Em primeiro lugar, segundo afirma o padre escritor Antonio Vieira, “a boa educação é moeda de ouro. Em toda parte tem valor”. Contudo, observa-se, no país, um número elevado de pessoas que abandonam os estudos. Não é por acaso que, de acordo com o Censo Escolar de 2015, essa evasão alcança, no ensino médio, 11% do total de alunos. Nessa perspectiva, o principal problema relaciona-se à necessidade de alguns indivíduos, devido a situação de pobreza, de trabalhar quase o dia inteiro para colaboração no pagamento de despesas da família, sem sobra de turnos para seu desenvolvimento escolar.

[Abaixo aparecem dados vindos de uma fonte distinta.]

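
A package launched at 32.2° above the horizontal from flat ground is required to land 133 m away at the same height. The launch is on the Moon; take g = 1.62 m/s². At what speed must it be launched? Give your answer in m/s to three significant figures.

Level-ground range: R = v₀² sin(2θ)/g, so v₀ = √(gR / sin 2θ).
v₀ = √(1.62 × 133 / sin 64.40°) = √(215.5 / 0.9018) = √238.91 = 15.46 m/s.

15.5 m/s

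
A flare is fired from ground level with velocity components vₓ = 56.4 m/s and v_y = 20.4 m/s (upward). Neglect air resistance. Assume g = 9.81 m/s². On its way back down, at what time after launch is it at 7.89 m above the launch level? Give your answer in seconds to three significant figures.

3.73 s

Height y(t) = 20.40 t − 4.905 t² = 7.89 gives 4.905 t² − 20.40 t + 7.89 = 0.
t = [20.40 ± √(20.40² − 2·9.81·7.89)] / 9.81 = (20.40 ± 16.17) / 9.81, so t = 0.4315 s or t = 3.727 s.
The descending-branch root is 3.727 s.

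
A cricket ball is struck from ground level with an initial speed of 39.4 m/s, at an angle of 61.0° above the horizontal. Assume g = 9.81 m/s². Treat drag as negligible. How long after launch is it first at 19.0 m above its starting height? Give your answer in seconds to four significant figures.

0.6031 s

Horizontal component vₓ = 39.40 cos 61.0° = 19.10 m/s; vertical v_y0 = 39.40 sin 61.0° = 34.46 m/s.
Height y(t) = 34.46 t − 4.905 t² = 19.0 gives 4.905 t² − 34.46 t + 19.0 = 0.
Quadratic formula: t = (34.46 ± √814.71) / 9.81 = (34.46 ± 28.54) / 9.81 → t = 0.6031 s or 6.422 s.
The first (ascending) time is 0.6031 s.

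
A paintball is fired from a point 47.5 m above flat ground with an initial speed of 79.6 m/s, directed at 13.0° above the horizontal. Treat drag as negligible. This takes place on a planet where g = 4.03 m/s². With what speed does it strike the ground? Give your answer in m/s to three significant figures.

82.0 m/s

Resolve: vₓ = 79.60 cos 13.0° = 77.56 m/s and v_y0 = 79.60 sin 13.0° = 17.91 m/s.
With up positive and y = 0 at the ground: y(t) = 47.5 + (17.91) t − 2.015 t². Setting y = 0 and taking the positive root: t = [17.91 + √(17.91² + 2·4.03·47.5)] / 4.03 = (17.91 + 26.52) / 4.03 = 11.02 s.
Vertical velocity at impact: v_y = v_y0 − g t = 17.91 − 4.03 × 11.02 = −26.52 m/s.
Speed: |v| = √(vₓ² + v_y²) = √(77.56² + 26.52²) = 81.97 m/s.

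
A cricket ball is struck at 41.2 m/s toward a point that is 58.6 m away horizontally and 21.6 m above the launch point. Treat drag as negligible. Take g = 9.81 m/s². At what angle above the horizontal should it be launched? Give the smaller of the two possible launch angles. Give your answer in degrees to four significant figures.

30.91°

Trajectory: y = x tanθ − g x² (1 + tan²θ)/(2v₀²). With x = 58.6, y = 21.6, v₀ = 41.2, g = 9.81:
9.923 tan²θ − 58.6 tanθ + (31.52) = 0.
tanθ = [58.6 ± √(58.6² − 4 × 9.923 × (31.52))] / (2 × 9.923) = (58.6 ± 46.72) / 19.85, giving tanθ = 0.5986 or 5.307.
θ = 30.91° or 79.33°; the smaller is 30.91°.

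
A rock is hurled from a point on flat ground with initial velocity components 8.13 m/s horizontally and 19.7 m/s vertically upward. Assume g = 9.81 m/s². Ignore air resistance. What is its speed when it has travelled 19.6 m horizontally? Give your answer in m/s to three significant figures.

9.04 m/s

x = vₓ t ⇒ t = 19.6/8.130 = 2.411 s.
Vertical velocity there: v_y = v_y0 − g t = 19.70 − 9.81 × 2.411 = −3.950 m/s.
Speed: √(vₓ² + v_y²) = √(8.130² + 3.950²) = 9.039 m/s.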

Consequentemente, analisa-se uma dificuldade ampliada dessas pessoas no mercado de trabalho. Muitas vezes sem o básico de ensino, analfabetismo, e péssimas condições até mesmo de leitura, entrar na competição por uma vaga de emprego que exija estes preparos torna-se uma impossibilidade. Dessa maneira, é imprescindível que haja mudanças na estruturação escolar para que todos tenham acesso à educação.
Fica claro, portanto, que é dever do Governo Federal apresentar alternativas, a fim de estabelecer uma nova realidade. Para isso, urge que o Ministério da Educação, por meio de verbas governamentais, invista na disponibilidade do ensino noturno nas escolas federais - já que estas são onde encontram-se mais famílias em condições de pobreza - com o objetivo de proporcionar uma nova possibilidade a quem precisa trabalhar em outros turnos. Quem sabe assim, o Brasil consiga minimizar não só a evasão educacional, mas também a desigualdade.